Ik gun het je van harte: You're more than welcome to it.
Niemand gunt het hem (het = dat wat hij gekregen heeft of in bezit heeft): Nobody wants him to have it.
Niemand gunt me geluk: Nobody wants me to be happy.
Ze gunt me mijn geluk niet: She resents my happiness.

Hoewel _gunnen _in de betekenis van _zonder afgunst/nijd/spijt zien dat een ander iets heeft_ in het Engels zelden in één werkwoord te vangen is, zijn er toch tal van alternatieve constructies voorhanden.


----------



## ThomasK

Interessant. Zijn dat echt de gangbare equivalenten? _(Ik geloof je best, hoor, maar sommige ervan zijn voor mij wat nieuw... Vandaar...) _


----------



## GQ.Wong

bibibiben said:


> Ook:
> 
> Ik gun het je van harte: You're more than welcome to it.
> Niemand gunt het hem (het = dat wat hij gekregen heeft of in bezit heeft): Nobody wants him to have it.
> Niemand gunt me geluk: Nobody wants me to be happy.
> Ze gunt me mijn geluk niet: She resents my happiness.
> 
> Hoewel _gunnen _in de betekenis van _zonder afgunst/nijd/spijt zien dat een ander iets heeft_ in het Engels zelden in één werkwoord te vangen is, zijn er toch tal van alternatieve constructies voorhanden.




Ik zou het ook zo vertalen, maar ik zoek een ¨Gelijkwaardige vertaling¨

Dus als ik het goed berijp kunnen wij de betekenis van gunnen NIET met altijd met hetzelfde woord vertaling.

Ik zoek een vertaling in deze contexten:

*Als iemand een promotie maakt op werk*
Iedereen doet wel leuk en aardig op werk, maar tegenwoordig gunt niemand elkaar iets.

Now a days, people do not want me to get the promotion.  
Nobody wants other to have it.

*Ik vind dit geen goede vertalingen.*
Niemand wil dat ik promotie maak.
Niemand wil dat ik promotie krijg. 

Dit is meer een omschrijving van het woord gunnen, dan een vertaling.
*
Liefde*
Iedereen zegt dat vrienden belangrijker zijn. Maar eigenlijk gunnen ze het niet wanneer jij een mooie vriendin hebt.
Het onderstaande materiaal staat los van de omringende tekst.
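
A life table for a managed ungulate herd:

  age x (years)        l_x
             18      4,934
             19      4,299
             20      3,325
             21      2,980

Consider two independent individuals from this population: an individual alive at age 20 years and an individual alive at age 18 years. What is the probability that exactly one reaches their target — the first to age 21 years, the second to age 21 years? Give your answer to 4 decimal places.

p₁ = l_21/l_20 = 2,980/3,325 = 0.896241; p₂ = l_21/l_18 = 2,980/4,934 = 0.603972.
P(exactly one) = p₁(1−p₂) + (1−p₁)p₂ = 0.354937 + 0.062668 = 0.417604.

0.4176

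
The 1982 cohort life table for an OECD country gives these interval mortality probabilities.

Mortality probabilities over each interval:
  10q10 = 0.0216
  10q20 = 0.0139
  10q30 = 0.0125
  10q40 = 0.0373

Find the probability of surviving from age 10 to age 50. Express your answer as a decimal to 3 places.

0.917

Survival from 10 to 50 is the product of surviving each interval: (1 − 0.0216) × (1 − 0.0139) × (1 − 0.0125) × (1 − 0.0373).
= 0.9784 × 0.9861 × 0.9875 × 0.9627 = 0.917203.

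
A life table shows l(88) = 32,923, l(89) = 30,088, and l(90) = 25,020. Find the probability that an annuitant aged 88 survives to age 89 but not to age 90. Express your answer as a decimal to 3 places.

This is the probability of reaching 89 but not 90, conditional on being alive at 88: (l(89) − l(90)) / l(88).
= (30,088 − 25,020) / 32,923 = 5,068 / 32,923 = 0.153935.

0.154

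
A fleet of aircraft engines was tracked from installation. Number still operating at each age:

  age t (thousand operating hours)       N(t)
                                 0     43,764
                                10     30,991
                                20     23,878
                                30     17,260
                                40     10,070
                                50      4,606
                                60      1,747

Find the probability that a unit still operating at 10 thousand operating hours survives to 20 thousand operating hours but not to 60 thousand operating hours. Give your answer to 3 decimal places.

This is the probability of reaching 20 but not 60, conditional on being operational at 10: (N(20) − N(60)) / N(10).
= (23,878 − 1,747) / 30,991 = 22,131 / 30,991 = 0.714111.

0.714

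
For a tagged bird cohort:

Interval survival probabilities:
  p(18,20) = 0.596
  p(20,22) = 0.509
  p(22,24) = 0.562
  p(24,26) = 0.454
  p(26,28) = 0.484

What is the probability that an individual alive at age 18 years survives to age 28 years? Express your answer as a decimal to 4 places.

0.0375

Chaining the interval survival probabilities: 0.596 × 0.509 × 0.562 × 0.454 × 0.484.
= 0.037463.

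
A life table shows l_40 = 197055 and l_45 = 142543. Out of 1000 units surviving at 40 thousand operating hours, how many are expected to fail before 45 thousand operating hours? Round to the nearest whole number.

The relevant probability is 1 − 142543/197055 = 0.276633.
Expected number = 1000 × 0.276633 = 277.

277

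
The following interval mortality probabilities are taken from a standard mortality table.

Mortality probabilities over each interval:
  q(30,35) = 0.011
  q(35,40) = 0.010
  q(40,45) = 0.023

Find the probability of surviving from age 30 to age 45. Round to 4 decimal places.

0.9566

Survival from 30 to 45 is the product of surviving each interval: (1 − 0.011) × (1 − 0.010) × (1 − 0.023).
= 0.989 × 0.990 × 0.977 = 0.956590.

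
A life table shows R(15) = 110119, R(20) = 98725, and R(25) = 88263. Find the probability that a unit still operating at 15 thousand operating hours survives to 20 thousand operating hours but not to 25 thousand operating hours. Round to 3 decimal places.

0.095

This is the probability of reaching 20 but not 25, conditional on being operational at 15: (R(20) − R(25)) / R(15).
= (98725 − 88263) / 110119 = 10462 / 110119 = 0.095006.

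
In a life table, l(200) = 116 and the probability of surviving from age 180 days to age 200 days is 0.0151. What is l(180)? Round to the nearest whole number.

7682

l(180) = l(200) / p = 116 / 0.0151 = 7682.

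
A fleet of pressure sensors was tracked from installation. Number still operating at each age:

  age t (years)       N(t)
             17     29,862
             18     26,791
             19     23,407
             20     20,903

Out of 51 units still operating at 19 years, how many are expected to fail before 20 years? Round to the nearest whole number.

5

The relevant probability is 1 − 20,903/23,407 = 0.106977.
Expected number = 51 × 0.106977 = 5.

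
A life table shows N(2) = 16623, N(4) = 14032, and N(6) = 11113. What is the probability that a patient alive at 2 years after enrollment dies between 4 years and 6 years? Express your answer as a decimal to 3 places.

This is the probability of reaching 4 but not 6, conditional on being alive at 2: (N(4) − N(6)) / N(2).
= (14032 − 11113) / 16623 = 2919 / 16623 = 0.175600.

0.176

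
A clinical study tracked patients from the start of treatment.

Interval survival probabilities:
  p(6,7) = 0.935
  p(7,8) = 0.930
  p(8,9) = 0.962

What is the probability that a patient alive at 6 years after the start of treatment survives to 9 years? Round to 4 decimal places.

Chaining the interval survival probabilities: 0.935 × 0.930 × 0.962.
= 0.836507.

0.8365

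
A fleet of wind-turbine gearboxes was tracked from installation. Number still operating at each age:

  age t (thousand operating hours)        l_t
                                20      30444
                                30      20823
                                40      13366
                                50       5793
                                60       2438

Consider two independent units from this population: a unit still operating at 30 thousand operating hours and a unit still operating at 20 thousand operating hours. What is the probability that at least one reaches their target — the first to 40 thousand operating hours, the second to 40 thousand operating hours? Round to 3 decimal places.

p₁ = l_40/l_30 = 13366/20823 = 0.641886; p₂ = l_40/l_20 = 13366/30444 = 0.439036.
P(at least one) = 1 − (1−p₁)(1−p₂) = 1 − 0.358114 × 0.560964 = 0.799111.

0.799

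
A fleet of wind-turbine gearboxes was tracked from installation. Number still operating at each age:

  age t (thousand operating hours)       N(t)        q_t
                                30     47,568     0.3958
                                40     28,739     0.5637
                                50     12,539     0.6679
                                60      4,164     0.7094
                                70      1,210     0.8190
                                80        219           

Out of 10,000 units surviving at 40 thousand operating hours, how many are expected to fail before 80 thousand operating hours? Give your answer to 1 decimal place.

9923.8

The relevant probability is 1 − 219/28,739 = 0.992380.
Expected number = 10,000 × 0.992380 = 9923.8.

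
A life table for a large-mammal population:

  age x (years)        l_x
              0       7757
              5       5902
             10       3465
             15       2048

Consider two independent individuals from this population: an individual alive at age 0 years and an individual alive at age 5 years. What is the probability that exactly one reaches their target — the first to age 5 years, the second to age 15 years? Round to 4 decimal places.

p₁ = l_5/l_0 = 5902/7757 = 0.760861; p₂ = l_15/l_5 = 2048/5902 = 0.347001.
P(exactly one) = p₁(1−p₂) + (1−p₁)p₂ = 0.496841 + 0.082981 = 0.579823.

0.5798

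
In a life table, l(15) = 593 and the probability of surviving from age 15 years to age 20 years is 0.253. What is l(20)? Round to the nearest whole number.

l(20) = l(15) × p = 593 × 0.253 = 150.

150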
Nobody wants - Niemand wilt.
*
They resent you when you have a beautifull girlfriend.  Goede vertaling???
*


----------



## YellowOnline

Het probleem is eenvoudigweg dat er geen equivalent voor 'gunnen' is in het Engels. Naargelang de context gebruik je synoniemen voor toestaan (grant/concede/allow/permit) of toewijzen (assign/allocate/award/allot). Het 'gunnen' dat je hier wil vertalen is een idiomatische uitdrukking en alsdusdanig niet één-op-één vertaalbaar. In het Engels heeft men wel een woord dat het omgekeerde betekent - to begrudge ('misgunnen') - maar door daar dat negatief te maken los je dit probleem niet op. De reactie van Suehil, die tenslotte Engels als moedertaal heeft, was niet voor niets een vrij eenvoudige omschrijving van het gevoel ipv. een letterlijke vertaling.


----------



## GQ.Wong

YellowOnline said:


> Het probleem is eenvoudigweg dat er geen equivalent voor 'gunnen' is in het Engels. Naargelang de context gebruik je synoniemen voor toestaan (grant/concede/allow/permit) of toewijzen (assign/allocate/award/allot). Het 'gunnen' dat je hier wil vertalen is een idiomatische uitdrukking en alsdusdanig niet één-op-één vertaalbaar. In het Engels heeft men wel een woord dat het omgekeerde betekent - to begrudge ('misgunnen') - maar door daar dat negatief te maken los je dit probleem niet op. De reactie van Suehil, die tenslotte Engels als moedertaal heeft, was niet voor niets een vrij eenvoudige omschrijving van het gevoel ipv. een letterlijke vertaling.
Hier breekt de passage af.